# apistogramma cacatuoides super red



## whipif (Jan 19, 2013)

My beautiful fish.


----------



## pianofish (Jan 31, 2010)

That is one awesome fish! What do you feed?


----------



## umdterps96 (Oct 21, 2010)

Very nice


----------



## ClairemontTropical (Mar 23, 2013)

I'm super jealous. How old is it?


----------



## whipif (Jan 19, 2013)

I feed him an assortment of frozen foods like Daphnia, blood worms, brine shrimp, etc. I don't know how old he is but I would say a young adult.


----------



## marko d (Nov 5, 2012)

That is a beautiful fish...I'm in the process of moving to Washington (WA). Did you get that fish locally, or find it online?


----------



## acitydweller (Dec 28, 2011)

omg.. that tail is on fire... stunning!!!!


----------



## thenameless (Dec 12, 2011)

awesome fish! I'm probably gonna be getting a.agassizi over the weekend. I love apistos and dwarf cichlids in general


----------



## JerSaint (Oct 22, 2012)

Great looking Apisto!


----------



## whipif (Jan 19, 2013)

I got him locally. He was quite expensive but worth every penny.
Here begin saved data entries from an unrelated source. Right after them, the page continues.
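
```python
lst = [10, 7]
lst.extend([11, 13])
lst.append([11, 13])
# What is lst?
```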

He's the best looking super red I've ever seen.


----------



## Spiderguy (Mar 28, 2011)

Gorgeous A. cacatuodies.


----------



## denske (Feb 20, 2013)

What classifies it as "super red"? Red on all 3 fins?


----------



## scotie aquatic (Nov 23, 2007)

super red i dont know... normally triple red is all three finns double ,two.. could be what they wrote on the tank,lol ive worked at fish stores and can say im guilty of embellishing the names a bit  nice fish!


----------